Two years later he and his partner, Chris Anderson, former editor in chief of Wired, launched 3D Robotics, despite never having met face to face, their previous business dealings were all done online.
Munoz left the company in 2015 in the first of a series of consolidations. As recently as last March, 3DR went through another round of layoffs, reducing its staff to less than 100.
The company’s still attracting investors, though. To date, 3D Robotics has raised $159 million in venture capital, including a $53 million Series D round earlier this year. Munoz, while he has left, is still a shareholder.
In 2007, when Jordi Munoz was 20, he moved from Tijuana, Mexico, to Riverside, California, with his new and pregnant wife to get a green card and start a new life. While waiting eight months for his green card and with nothing better to do, Munoz sunk himself into his passions: planes and computers.
“It was a nightmare; I was disconnected with my family in Tijuana, I couldn’t work because I didn’t have a green card or go to college, “I started using my computer like a drug.
I felt desperate and stupid. But I realized microcomputers had great potential for phones, cars, and planes.” – said Munoz
Munoz hacked the sensors from a Nintendo Wii controller, wrote his own code, and equipped a remote helicopter with microcomputer boards to build the first-ever auto piloted drone.
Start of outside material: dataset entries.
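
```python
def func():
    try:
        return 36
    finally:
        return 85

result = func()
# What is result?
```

Step-by-step execution trace:
1. `func()` enters try: `return 36` sets pending return value 36.
2. Before returning, `finally: return 85` runs and overrides the pending return.
3. func() returns 85 → result = 85.
Result: 85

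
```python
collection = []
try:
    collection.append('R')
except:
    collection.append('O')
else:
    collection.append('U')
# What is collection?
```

Step-by-step execution trace:
1. try: `collection.append('R')` → collection = ['R']. No exception raised.
2. `except` is skipped.
3. `else` runs (try completed without exception): `collection.append('U')` → collection = ['R', 'U'].
Result: ['R', 'U']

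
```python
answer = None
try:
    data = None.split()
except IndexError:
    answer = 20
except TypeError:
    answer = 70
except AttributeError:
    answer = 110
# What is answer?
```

Step-by-step execution trace:
1. `data = None.split()` raises AttributeError.
2. `except IndexError` does not match AttributeError; skipped.
3. `except TypeError` does not match AttributeError; skipped.
4. `except AttributeError` matches → answer = 110.
Result: 110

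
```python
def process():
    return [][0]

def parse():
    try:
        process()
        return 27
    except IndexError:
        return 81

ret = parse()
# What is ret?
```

Step-by-step execution trace:
1. `parse()` calls `process()`.
2. `process()` evaluates `[][0]`, which raises IndexError; it propagates to the caller.
3. `return 27` is not reached.
4. `except IndexError` in parse matches → returns 81.
5. ret = 81.
Result: 81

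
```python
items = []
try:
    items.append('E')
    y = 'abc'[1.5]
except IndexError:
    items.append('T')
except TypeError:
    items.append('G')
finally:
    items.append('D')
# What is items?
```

Step-by-step execution trace:
1. try: `items.append('E')` → items = ['E'].
2. `y = 'abc'[1.5]` raises TypeError.
3. `except IndexError` does not match TypeError; skipped.
4. `except TypeError` matches → `items.append('G')` → items = ['E', 'G'].
5. finally always runs: `items.append('D')` → items = ['E', 'G', 'D'].
Result: ['E', 'G', 'D']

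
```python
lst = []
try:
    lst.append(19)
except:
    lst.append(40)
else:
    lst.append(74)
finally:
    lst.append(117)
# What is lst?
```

Step-by-step execution trace:
1. try: `lst.append(19)` → lst = [19]. No exception raised.
2. `except` is skipped.
3. `else` runs: `lst.append(74)` → lst = [19, 74].
4. `finally` always runs: `lst.append(117)` → lst = [19, 74, 117].
Result: [19, 74, 117]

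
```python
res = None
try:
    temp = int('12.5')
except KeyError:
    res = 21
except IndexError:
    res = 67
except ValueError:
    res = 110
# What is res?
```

Step-by-step execution trace:
1. `temp = int('12.5')` raises ValueError.
2. `except KeyError` does not match ValueError; skipped.
3. `except IndexError` does not match ValueError; skipped.
4. `except ValueError` matches → res = 110.
Result: 110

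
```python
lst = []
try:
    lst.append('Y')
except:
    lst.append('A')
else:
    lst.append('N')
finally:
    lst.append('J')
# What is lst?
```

Step-by-step execution trace:
1. try: `lst.append('Y')` → lst = ['Y']. No exception raised.
2. `except` is skipped.
3. `else` runs: `lst.append('N')` → lst = ['Y', 'N'].
4. `finally` always runs: `lst.append('J')` → lst = ['Y', 'N', 'J'].
Result: ['Y', 'N', 'J']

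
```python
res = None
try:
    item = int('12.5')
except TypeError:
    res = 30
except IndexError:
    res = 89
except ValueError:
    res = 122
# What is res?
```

Step-by-step execution trace:
1. `item = int('12.5')` raises ValueError.
2. `except TypeError` does not match ValueError; skipped.
3. `except IndexError` does not match ValueError; skipped.
4. `except ValueError` matches → res = 122.
Result: 122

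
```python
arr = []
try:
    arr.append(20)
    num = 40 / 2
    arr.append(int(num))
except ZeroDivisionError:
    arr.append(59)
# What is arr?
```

Step-by-step execution trace:
1. try: `arr.append(20)` → arr = [20].
2. `num = 40 / 2` → num = 20.0. No exception raised.
3. `arr.append(int(num))` → arr = [20, 20].
4. `except ZeroDivisionError` is skipped (no exception was raised).
Result: [20, 20]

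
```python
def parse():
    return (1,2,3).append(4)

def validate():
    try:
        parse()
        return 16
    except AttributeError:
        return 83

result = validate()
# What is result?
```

Step-by-step execution trace:
1. `validate()` calls `parse()`.
2. `parse()` evaluates `(1,2,3).append(4)`, which raises AttributeError; it propagates to the caller.
3. `return 16` is not reached.
4. `except AttributeError` in validate matches → returns 83.
5. result = 83.
Result: 83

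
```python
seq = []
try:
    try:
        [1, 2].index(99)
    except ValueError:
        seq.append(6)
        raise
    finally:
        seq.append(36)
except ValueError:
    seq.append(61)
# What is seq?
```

Step-by-step execution trace:
1. Inner try: `[1, 2].index(99)` raises ValueError.
2. Inner `except ValueError` matches → `seq.append(6)` → seq = [6].
3. bare `raise` re-raises ValueError.
4. Inner `finally` runs during unwinding: `seq.append(36)` → seq = [6, 36].
5. Outer `except ValueError` matches → `seq.append(61)` → seq = [6, 36, 61].
Result: [6, 36, 61]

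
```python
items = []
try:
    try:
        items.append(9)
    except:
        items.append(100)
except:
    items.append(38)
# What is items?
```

Step-by-step execution trace:
1. Inner try: `items.append(9)` → items = [9]. No exception raised.
2. Inner `except` is skipped.
3. Inner try completes normally; outer `except` is skipped.
Result: [9]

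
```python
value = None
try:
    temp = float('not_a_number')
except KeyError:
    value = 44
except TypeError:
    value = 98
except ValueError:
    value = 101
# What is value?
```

Step-by-step execution trace:
1. `temp = float('not_a_number')` raises ValueError.
2. `except KeyError` does not match ValueError; skipped.
3. `except TypeError` does not match ValueError; skipped.
4. `except ValueError` matches → value = 101.
Result: 101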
He started to put up posts about his progress on a website for other DIY drone enthusiasts.
In addition to the advice and encouragement he got from fellow hobbyists, one man was so impressed that he sent Mr Munoz $500 to help carry on his work.
The person who provided the money was influential journalist and author Chris Anderson, who at the time was editor in chief of technology magazine Wired, which is based in San Francisco.
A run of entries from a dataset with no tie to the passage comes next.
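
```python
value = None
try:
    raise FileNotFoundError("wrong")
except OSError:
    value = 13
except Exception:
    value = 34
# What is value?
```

Step-by-step execution trace:
1. `raise FileNotFoundError(...)` raises FileNotFoundError.
2. `except OSError` matches (FileNotFoundError is a subclass of OSError) → value = 13.
3. `except Exception` is not reached.
Result: 13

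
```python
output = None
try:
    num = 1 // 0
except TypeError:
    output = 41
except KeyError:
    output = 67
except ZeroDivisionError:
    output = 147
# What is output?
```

Step-by-step execution trace:
1. `num = 1 // 0` raises ZeroDivisionError.
2. `except TypeError` does not match ZeroDivisionError; skipped.
3. `except KeyError` does not match ZeroDivisionError; skipped.
4. `except ZeroDivisionError` matches → output = 147.
Result: 147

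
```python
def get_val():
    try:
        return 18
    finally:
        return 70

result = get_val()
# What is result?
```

Step-by-step execution trace:
1. `get_val()` enters try: `return 18` sets pending return value 18.
2. Before returning, `finally: return 70` runs and overrides the pending return.
3. get_val() returns 70 → result = 70.
Result: 70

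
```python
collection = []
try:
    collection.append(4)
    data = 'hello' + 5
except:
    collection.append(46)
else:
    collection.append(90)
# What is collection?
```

Step-by-step execution trace:
1. try: `collection.append(4)` → collection = [4].
2. `data = 'hello' + 5` raises TypeError.
3. bare `except` matches → `collection.append(46)` → collection = [4, 46].
4. `else` is skipped (an exception was raised).
Result: [4, 46]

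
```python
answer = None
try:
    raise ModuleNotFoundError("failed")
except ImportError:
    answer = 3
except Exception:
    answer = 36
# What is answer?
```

Step-by-step execution trace:
1. `raise ModuleNotFoundError(...)` raises ModuleNotFoundError.
2. `except ImportError` matches (ModuleNotFoundError is a subclass of ImportError) → answer = 3.
3. `except Exception` is not reached.
Result: 3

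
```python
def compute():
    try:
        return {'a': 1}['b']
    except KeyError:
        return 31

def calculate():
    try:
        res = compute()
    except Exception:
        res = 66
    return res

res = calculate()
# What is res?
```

Step-by-step execution trace:
1. `calculate()` calls `compute()`.
2. In compute: `{'a': 1}['b']` raises KeyError; `except KeyError` catches it → returns 31.
3. In calculate: `res = compute()` → res = 31. No exception reaches calculate.
4. `except Exception` is skipped; calculate returns 31.
5. res = 31.
Result: 31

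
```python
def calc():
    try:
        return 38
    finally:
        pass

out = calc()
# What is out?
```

Step-by-step execution trace:
1. `calc()` enters try: `return 38` sets pending return value 38.
2. Before returning, `finally: pass` runs (no effect).
3. calc() returns 38 → out = 38.
Result: 38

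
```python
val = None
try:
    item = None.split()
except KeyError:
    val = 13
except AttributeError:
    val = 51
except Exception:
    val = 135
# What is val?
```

Step-by-step execution trace:
1. `item = None.split()` raises AttributeError.
2. `except KeyError` does not match AttributeError; skipped.
3. `except AttributeError` matches → val = 51.
4. Remaining except clauses are skipped.
Result: 51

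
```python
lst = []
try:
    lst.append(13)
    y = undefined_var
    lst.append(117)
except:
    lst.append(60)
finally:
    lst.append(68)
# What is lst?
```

Step-by-step execution trace:
1. try: `lst.append(13)` → lst = [13].
2. `y = undefined_var` raises NameError; `lst.append(117)` is not reached.
3. bare `except` matches → `lst.append(60)` → lst = [13, 60].
4. finally always runs: `lst.append(68)` → lst = [13, 60, 68].
Result: [13, 60, 68]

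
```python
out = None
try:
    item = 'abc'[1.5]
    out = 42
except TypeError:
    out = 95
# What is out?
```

Step-by-step execution trace:
1. `item = 'abc'[1.5]` raises TypeError.
2. `out = 42` is not reached.
3. `except TypeError` matches → out = 95.
Result: 95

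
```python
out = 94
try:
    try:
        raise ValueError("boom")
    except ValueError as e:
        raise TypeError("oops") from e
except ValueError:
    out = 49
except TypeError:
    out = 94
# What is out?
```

Step-by-step execution trace:
1. Inner try raises ValueError; inner `except ValueError as e` catches it.
2. `raise TypeError(...) from e` raises TypeError (ValueError is attached as __cause__, but only TypeError is active).
3. Outer `except ValueError` does not match TypeError; skipped.
4. Outer `except TypeError` matches → out = 94.
Result: 94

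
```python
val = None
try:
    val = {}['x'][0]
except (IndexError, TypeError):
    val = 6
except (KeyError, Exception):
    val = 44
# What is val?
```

Step-by-step execution trace:
1. `val = {}['x'][0]` raises KeyError.
2. `except (IndexError, TypeError)` does not match KeyError; skipped.
3. `except (KeyError, Exception)` matches (KeyError is in the tuple) → val = 44.
Result: 44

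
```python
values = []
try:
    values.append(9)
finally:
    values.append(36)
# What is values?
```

Step-by-step execution trace:
1. try: `values.append(9)` → values = [9].
2. The try body completes without raising.
3. finally always runs: `values.append(36)` → values = [9, 36].
Result: [9, 36]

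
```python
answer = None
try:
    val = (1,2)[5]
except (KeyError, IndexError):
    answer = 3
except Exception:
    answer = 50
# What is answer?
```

Step-by-step execution trace:
1. `val = (1,2)[5]` raises IndexError.
2. `except (KeyError, IndexError)` matches (IndexError is in the tuple) → answer = 3.
3. `except Exception` is not reached.
Result: 3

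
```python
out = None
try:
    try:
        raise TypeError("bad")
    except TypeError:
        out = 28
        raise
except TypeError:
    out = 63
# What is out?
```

Step-by-step execution trace:
1. Inner try: `raise TypeError("bad")` raises TypeError.
2. Inner `except TypeError` matches → out = 28.
3. bare `raise` re-raises the same TypeError.
4. Outer `except TypeError` matches → out = 63.
Result: 63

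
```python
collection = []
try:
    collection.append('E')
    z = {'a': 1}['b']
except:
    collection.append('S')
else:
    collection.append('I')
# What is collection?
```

Step-by-step execution trace:
1. try: `collection.append('E')` → collection = ['E'].
2. `z = {'a': 1}['b']` raises KeyError.
3. bare `except` matches → `collection.append('S')` → collection = ['E', 'S'].
4. `else` is skipped (an exception was raised).
Result: ['E', 'S']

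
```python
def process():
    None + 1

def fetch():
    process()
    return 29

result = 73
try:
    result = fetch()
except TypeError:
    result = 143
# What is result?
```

Step-by-step execution trace:
1. result starts at 73.
2. try: `fetch()` calls `process()`.
3. `process()` evaluates `None + 1`, which raises TypeError; it propagates through fetch (uncaught).
4. `return 29` in fetch is not reached; the assignment to result does not complete.
5. `except TypeError` matches → result = 143.
Result: 143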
The two men started a regular email and telephone correspondence, and Munoz eventually built and sold several dozen prototype drones.
Then in 2009, Munoz and Anderson decided to go into business together, and co-founded their own drone-making company.
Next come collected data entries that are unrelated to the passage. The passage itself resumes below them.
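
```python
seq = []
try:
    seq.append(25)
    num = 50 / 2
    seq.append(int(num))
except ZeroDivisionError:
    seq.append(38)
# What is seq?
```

Step-by-step execution trace:
1. try: `seq.append(25)` → seq = [25].
2. `num = 50 / 2` → num = 25.0. No exception raised.
3. `seq.append(int(num))` → seq = [25, 25].
4. `except ZeroDivisionError` is skipped (no exception was raised).
Result: [25, 25]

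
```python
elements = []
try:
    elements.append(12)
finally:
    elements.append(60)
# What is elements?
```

Step-by-step execution trace:
1. try: `elements.append(12)` → elements = [12].
2. The try body completes without raising.
3. finally always runs: `elements.append(60)` → elements = [12, 60].
Result: [12, 60]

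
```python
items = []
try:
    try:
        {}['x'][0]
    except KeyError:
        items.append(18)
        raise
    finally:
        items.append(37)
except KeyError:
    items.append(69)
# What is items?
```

Step-by-step execution trace:
1. Inner try: `{}['x'][0]` raises KeyError.
2. Inner `except KeyError` matches → `items.append(18)` → items = [18].
3. bare `raise` re-raises KeyError.
4. Inner `finally` runs during unwinding: `items.append(37)` → items = [18, 37].
5. Outer `except KeyError` matches → `items.append(69)` → items = [18, 37, 69].
Result: [18, 37, 69]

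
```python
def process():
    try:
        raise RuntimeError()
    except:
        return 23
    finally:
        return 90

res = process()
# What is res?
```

Step-by-step execution trace:
1. `process()` enters try: `raise RuntimeError()` raises RuntimeError.
2. bare `except` matches → `return 23` sets pending return value 23.
3. Before returning, `finally: return 90` runs and overrides the pending return.
4. process() returns 90 → res = 90.
Result: 90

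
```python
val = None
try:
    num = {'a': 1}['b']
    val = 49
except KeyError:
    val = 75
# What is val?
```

Step-by-step execution trace:
1. `num = {'a': 1}['b']` raises KeyError.
2. `val = 49` is not reached.
3. `except KeyError` matches → val = 75.
Result: 75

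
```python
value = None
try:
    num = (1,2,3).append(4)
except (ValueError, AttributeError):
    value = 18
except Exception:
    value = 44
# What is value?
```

Step-by-step execution trace:
1. `num = (1,2,3).append(4)` raises AttributeError.
2. `except (ValueError, AttributeError)` matches (AttributeError is in the tuple) → value = 18.
3. `except Exception` is not reached.
Result: 18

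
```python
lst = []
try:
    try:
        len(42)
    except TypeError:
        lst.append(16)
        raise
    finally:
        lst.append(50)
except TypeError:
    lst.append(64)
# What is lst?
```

Step-by-step execution trace:
1. Inner try: `len(42)` raises TypeError.
2. Inner `except TypeError` matches → `lst.append(16)` → lst = [16].
3. bare `raise` re-raises TypeError.
4. Inner `finally` runs during unwinding: `lst.append(50)` → lst = [16, 50].
5. Outer `except TypeError` matches → `lst.append(64)` → lst = [16, 50, 64].
Result: [16, 50, 64]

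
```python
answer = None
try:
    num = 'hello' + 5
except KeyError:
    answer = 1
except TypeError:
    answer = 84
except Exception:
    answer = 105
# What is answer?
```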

So despite not actually having met in person at that point, they started 3D Robotics.
Munoz, as chief technology officer, would be the engineering brains while Anderson, as chief executive, would focus on the business and investment side of things.
The co-founders eventually met, their partnership worked, and the company started to quickly grow rather quickly – as global demand for drones has risen strongly over the past five or so years.
Today, the drone startup that grew out of his apartment is the largest commercial drone manufacturer in North America and the second largest in the world, boasting more than 200 employees, a manufacturing plant in Tijuana, and two other offices in San Diego and Berkeley, California, the sky appears to be the limit for 3D Robotics and Munoz.
“He’s of the native Web generation,” says Anderson, who did end up meeting his co-founder after all. “Jordi doesn’t know what he doesn’t know. He has access to Google, the greatest information resource the world has ever seen. He didn’t know teenagers aren’t supposed to build factories; he just did it.” He adds: “Munoz has animal instincts about where technology is going and the courage and time to just do it.”
Munoz stated: “Not bad for an autodidact who got his start in aeronautical engineering in a Mexican high school.”